The spec says total_cents is integer, required. A DBA migrates the column to NUMERIC(12,2). The ORM serializes it as 10.50. No code changed. All tests pass. The probe fires.

Consumer-driven contracts are the most structured form of this technique. Each consumer — frontend, mobile, a downstream service — publishes a contract describing what it expects from a provider. The provider runs those contracts against a live instance on a schedule, not just at deploy time. Pact is the usual tool. The important discipline is that consumer contracts live in spec/ or alongside it, version-controlled, not in a separate system that drifts independently.

Event schema probes are the same idea applied to message queues.

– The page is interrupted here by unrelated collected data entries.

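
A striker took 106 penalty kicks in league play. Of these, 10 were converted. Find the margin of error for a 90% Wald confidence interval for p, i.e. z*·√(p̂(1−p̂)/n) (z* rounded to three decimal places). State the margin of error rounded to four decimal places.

ME = 0.0467

p̂ = 10/106 = 0.09434.
Standard error of p̂: √(0.085440/106) = √0.000806035 = 0.028391.
z* = 1.645 at the 90% level.
Margin of error = z*·SE = 1.645 × 0.028391 = 0.0467.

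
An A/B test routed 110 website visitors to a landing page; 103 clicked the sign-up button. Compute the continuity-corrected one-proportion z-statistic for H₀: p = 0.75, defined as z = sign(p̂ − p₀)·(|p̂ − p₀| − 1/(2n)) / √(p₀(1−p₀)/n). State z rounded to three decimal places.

Sample proportion p̂ = 103/110 = 0.93636. p̂ − p₀ = 0.186364.
Continuity correction 1/(2n) = 1/220 = 0.004545.
Corrected numerator: |0.186364| − 0.004545 = 0.181819.
Under H₀, SE = √(p₀(1−p₀)/n) = √(0.75·0.25/110) = √0.001704545 = 0.041286.
z = +0.181819/0.041286 = 4.404.

z = 4.404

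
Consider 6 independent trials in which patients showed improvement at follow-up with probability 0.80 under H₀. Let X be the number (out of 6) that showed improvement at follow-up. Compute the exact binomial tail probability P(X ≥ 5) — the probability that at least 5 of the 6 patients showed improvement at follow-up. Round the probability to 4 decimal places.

P = 0.6554

X ~ Binomial(n=6, p=0.80).
P(X ≥ 5) = C(6,5)·0.80^5·0.20^1 + C(6,6)·0.80^6·0.20^0.
= 0.393216 + 0.262144 = 0.6554.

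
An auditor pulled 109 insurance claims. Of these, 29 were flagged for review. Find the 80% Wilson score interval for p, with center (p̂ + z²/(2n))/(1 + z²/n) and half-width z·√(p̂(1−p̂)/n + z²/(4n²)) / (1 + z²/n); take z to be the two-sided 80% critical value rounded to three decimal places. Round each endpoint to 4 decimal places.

(0.2156, 0.3235)

Here p̂ = 29/109 = 0.26606 and z = 1.282 (z² = 1.643524).
1 + z²/n = 1.015078.
Center = (0.26606 + 0.007539)/1.015078 = 0.26953.
Radicand: p̂(1−p̂)/n + z²/(4n²) = 0.001791466 + 0.000034583 = 0.001826049.
Half-width = 1.282·√0.001826049/1.015078 = 0.05397.
Interval: 0.26953 ± 0.05397 → (0.2156, 0.3235).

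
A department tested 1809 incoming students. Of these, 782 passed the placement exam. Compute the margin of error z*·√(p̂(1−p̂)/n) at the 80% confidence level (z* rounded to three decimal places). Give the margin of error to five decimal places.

Sample proportion p̂ = 782/1809 = 0.43228.
SE = √(p̂(1−p̂)/n) = √(0.245414/1809) = 0.011647.
The 80% critical value is z* = 1.282.
So ME = 0.01493.

ME = 0.01493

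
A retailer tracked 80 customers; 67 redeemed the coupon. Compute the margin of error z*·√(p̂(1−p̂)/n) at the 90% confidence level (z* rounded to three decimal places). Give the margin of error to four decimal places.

ME = 0.0678

With x = 67 successes in n = 80, p̂ = 0.83750.
SE = √(p̂(1−p̂)/n) = √(0.136094/80) = 0.041245.
The 90% critical value is z* = 1.645.
Margin of error = z*·SE = 1.645 × 0.041245 = 0.0678.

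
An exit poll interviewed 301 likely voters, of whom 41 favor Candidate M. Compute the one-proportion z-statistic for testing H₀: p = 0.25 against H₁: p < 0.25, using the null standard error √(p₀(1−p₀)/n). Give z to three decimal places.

z = -4.559

With x = 41 successes in n = 301, p̂ = 0.13621.
Null standard error: √(0.25·0.75/301) = √0.000622924 = 0.024958.
Test statistic: z = -0.11379/0.024958 = -4.559.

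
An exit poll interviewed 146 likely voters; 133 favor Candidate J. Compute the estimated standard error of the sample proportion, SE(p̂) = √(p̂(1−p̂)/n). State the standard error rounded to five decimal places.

SE = 0.02357

Sample proportion p̂ = 133/146 = 0.91096.
p̂(1−p̂) = 0.081112.
SE = √(0.081112/146) = 0.02357.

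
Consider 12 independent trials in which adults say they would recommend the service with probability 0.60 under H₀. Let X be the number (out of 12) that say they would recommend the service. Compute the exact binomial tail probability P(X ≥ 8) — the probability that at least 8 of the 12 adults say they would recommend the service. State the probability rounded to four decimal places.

X is binomial with n = 12 and p = 0.60.
P(X ≥ 8) = Σ_{j=8}^{12} C(12,j)·0.60^j·0.40^{12−j}.
= 0.212841 + 0.141894 + 0.063852 + 0.017414 + 0.002177 = 0.4382.

P = 0.4382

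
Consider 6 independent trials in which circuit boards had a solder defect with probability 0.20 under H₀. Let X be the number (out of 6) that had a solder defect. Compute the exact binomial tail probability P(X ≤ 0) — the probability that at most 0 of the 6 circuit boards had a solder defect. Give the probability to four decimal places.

X is binomial with n = 6 and p = 0.20.
P(X ≤ 0) = C(6,0)·0.20^0·0.80^6.
= 0.262144 = 0.2621.

P = 0.2621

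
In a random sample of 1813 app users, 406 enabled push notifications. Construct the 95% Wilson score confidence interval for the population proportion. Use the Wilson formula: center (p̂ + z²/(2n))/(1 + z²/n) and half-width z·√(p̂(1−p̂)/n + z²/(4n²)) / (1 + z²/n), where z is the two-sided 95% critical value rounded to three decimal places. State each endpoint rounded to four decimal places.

p̂ = 406/1813 = 0.22394; z = 1.960, so z² = 3.841600.
Denominator 1 + z²/n = 1 + 3.841600/1813 = 1.002119.
Adjusted center: (0.22394 + z²/(2n))/1.002119 = 0.22452.
Radicand: p̂(1−p̂)/n + z²/(4n²) = 0.000095858 + 0.000000292 = 0.000096150.
Half-width = 1.960·√0.000096150/1.002119 = 0.01918.
CI: 0.22452 ± 0.01918 = (0.2053, 0.2437).

(0.2053, 0.2437)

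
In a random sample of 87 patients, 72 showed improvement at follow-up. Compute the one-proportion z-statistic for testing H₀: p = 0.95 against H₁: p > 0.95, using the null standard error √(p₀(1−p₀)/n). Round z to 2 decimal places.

z = -5.24

The sample proportion is 72/87 = 0.82759.
Under H₀, SE = √(p₀(1−p₀)/n) = √(0.95·0.05/87) = √0.000545977 = 0.023366.
Test statistic: z = -0.12241/0.023366 = -5.24.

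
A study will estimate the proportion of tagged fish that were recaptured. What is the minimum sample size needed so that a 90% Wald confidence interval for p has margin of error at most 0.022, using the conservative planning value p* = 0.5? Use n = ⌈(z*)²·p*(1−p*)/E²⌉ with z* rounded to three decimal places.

The 90% critical value is z* = 1.645.
p*(1−p*) = 0.2500.
(z*)²·p*(1−p*)/E² = 2.706025·0.2500/0.000484 = 1397.740.
Rounding up, n = 1398.

n = 1398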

Subscribe to a Kafka topic, validate each message against the schema from spec/events/, emit a drift event on failure. This catches the case where a developer adds a field to an event without updating the spec — or removes one without realising a consumer depends on it.

// probes/order-events-probe.ts
import Ajv from "ajv";
import schema from "../spec/events/order-created.schema.json";

const validate = new Ajv().compile(schema);

consumer.on("message", (msg) => {
  const payload = JSON.parse(msg.value.toString());
  if (!validate(payload)) {
    emitDriftEvent({
      event: "OrderCreated",
      errors: validate.errors,
      offset: msg.offset,
    });
  }
});

Behavioral probes go beyond schema. If the spec says “a cancelled order must never transition back to pending,” a probe can enforce that by creating an order, cancelling it, attempting to reactivate it, and asserting a 422. A feature flag enabling a grace-period reactivation flow gets caught here, even if the schema is still valid.

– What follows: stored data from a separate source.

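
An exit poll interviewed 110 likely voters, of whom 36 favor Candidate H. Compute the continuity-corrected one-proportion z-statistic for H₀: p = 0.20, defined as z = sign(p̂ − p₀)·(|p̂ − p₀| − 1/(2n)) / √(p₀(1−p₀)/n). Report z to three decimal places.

z = 3.218

With x = 36 successes in n = 110, p̂ = 0.32727. p̂ − p₀ = 0.127273.
Continuity correction 1/(2n) = 1/220 = 0.004545.
Corrected numerator: |0.127273| − 0.004545 = 0.122728.
Null standard error: √(0.20·0.80/110) = √0.001454545 = 0.038139.
z = +0.122728/0.038139 = 3.218.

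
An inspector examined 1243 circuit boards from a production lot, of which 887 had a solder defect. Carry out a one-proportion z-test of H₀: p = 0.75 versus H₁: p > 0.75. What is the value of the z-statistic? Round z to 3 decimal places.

z = -2.964

p̂ = 887/1243 = 0.71360.
SE₀ = √(0.75·0.25/1243) = 0.012282.
z = (p̂ − p₀)/SE = (0.71360 − 0.75)/0.012282 = -2.964.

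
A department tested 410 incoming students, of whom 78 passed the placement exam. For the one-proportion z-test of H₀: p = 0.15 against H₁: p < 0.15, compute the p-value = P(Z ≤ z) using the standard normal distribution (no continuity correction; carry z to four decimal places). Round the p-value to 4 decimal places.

Sample proportion p̂ = 78/410 = 0.19024.
SE₀ = √(0.15·0.85/410) = 0.017635.
Test statistic (full precision, shown to 4 dp): z = (78/410 − 0.15)/SE₀ ≈ 2.2821.
p-value = P(Z ≤ z) with z = 2.2821 → 0.9888.

p-value = 0.9888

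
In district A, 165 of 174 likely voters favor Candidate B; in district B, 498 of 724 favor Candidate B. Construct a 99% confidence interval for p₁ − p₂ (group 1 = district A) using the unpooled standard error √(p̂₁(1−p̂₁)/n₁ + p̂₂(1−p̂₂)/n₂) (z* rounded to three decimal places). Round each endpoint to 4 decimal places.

p̂₁ = 165/174 = 0.94828, p̂₂ = 498/724 = 0.68785; p̂₁ − p̂₂ = 0.26043.
Unpooled SE = √(p̂₁(1−p̂₁)/n₁ + p̂₂(1−p̂₂)/n₂) = √(0.000281889 + 0.000296566) = 0.024051.
z* = 2.576 at the 99% level. Margin = 2.576·0.024051 = 0.06196.
Interval: 0.26043 ± 0.06196 → (0.1985, 0.3224).

(0.1985, 0.3224)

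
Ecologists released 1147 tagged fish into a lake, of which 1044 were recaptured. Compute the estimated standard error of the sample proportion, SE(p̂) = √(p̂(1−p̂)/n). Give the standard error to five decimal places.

SE = 0.00844

p̂ = 1044/1147 = 0.91020.
p̂(1−p̂) = 0.91020·0.08980 = 0.081736.
SE = √(0.081736/1147) = 0.00844.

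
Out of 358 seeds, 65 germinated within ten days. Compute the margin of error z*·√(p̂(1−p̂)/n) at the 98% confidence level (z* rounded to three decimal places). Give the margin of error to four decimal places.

With x = 65 successes in n = 358, p̂ = 0.18156.
SE = √(p̂(1−p̂)/n) = √(0.148599/358) = 0.020374.
For 98% confidence, z* = 2.326.
Margin of error = z*·SE = 2.326 × 0.020374 = 0.0474.

ME = 0.0474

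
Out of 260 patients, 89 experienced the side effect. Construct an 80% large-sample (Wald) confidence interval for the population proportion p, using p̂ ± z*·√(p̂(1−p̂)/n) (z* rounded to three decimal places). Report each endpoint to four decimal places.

(0.3046, 0.3800)

Sample proportion p̂ = 89/260 = 0.34231.
SE(p̂) = √(0.34231·0.65769/260) = 0.029426.
For 80% confidence, z* = 1.282.
Margin = 1.282·0.029426 = 0.03772.
CI: 0.34231 ± 0.03772 = (0.3046, 0.3800).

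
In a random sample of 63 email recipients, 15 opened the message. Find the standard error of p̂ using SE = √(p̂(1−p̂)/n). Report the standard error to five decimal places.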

Database schema probes close the gap at the storage layer. A nightly comparison of the live database schema against a spec/schema/ snapshot will catch the dropped NOT NULL constraint, the quietly widened column type, the new nullable field that no application code checks for yet.

The key property all probes share: they produce an actionable signal, not a silent failure. A drift event should be routable to the person responsible for that requirement — which is why traceability IDs matter. A probe that emits "REQ-ORD-3 violated" is actionable. A probe that emits "JSON validation error" is noise.

Connecting the two techniques

Golden tests and runtime probes are not redundant. They catch different drift classes at different lifecycle stages. A golden test failure means the code diverged from the spec during generation or refactoring — the fix flows back through the spec. A probe failure means the live environment diverged from the spec after merge — the fix might be a schema update, a config rollback, or a conversation with a DBA.

The shared mechanism is the requirement ID. When both a golden test and a probe reference REQ-ORD-3, a single failing ID surfaces the drift regardless of whether it originated in code or infrastructure. The spec is the single ledger; both techniques write their failures against it.

Trade-offs

	Advantage	Drawback
Golden tests	Catches regeneration and refactoring drift at CI time	Requires discipline on updates — auto-accepting diffs defeats the purpose
Runtime probes (REST/schema)	Catches infrastructure and config drift that no code test can see	Needs real environments; flaky if staging data is unstable
Consumer-driven contracts (Pact)	Consumer expectations are explicit and versioned	Overhead of maintaining contracts per consumer; organizational buy-in required
Event schema probes	Validates async boundaries that HTTP tests miss	Requires a live broker; replay logic adds complexity
Behavioral probes	Enforces business invariants, not just schema shape	Slow to write; depend on test data setup in the live environment
No runtime probes	Zero infrastructure cost	Spec drift after merge is invisible until a user reports it

The honest position: golden tests alone give you a false sense of security in a distributed system. The spec can be perfectly encoded in frozen outputs and still be wrong by Tuesday, because the world the spec describes is not static. Runtime probes are the mechanism that acknowledges that fact and does something about it.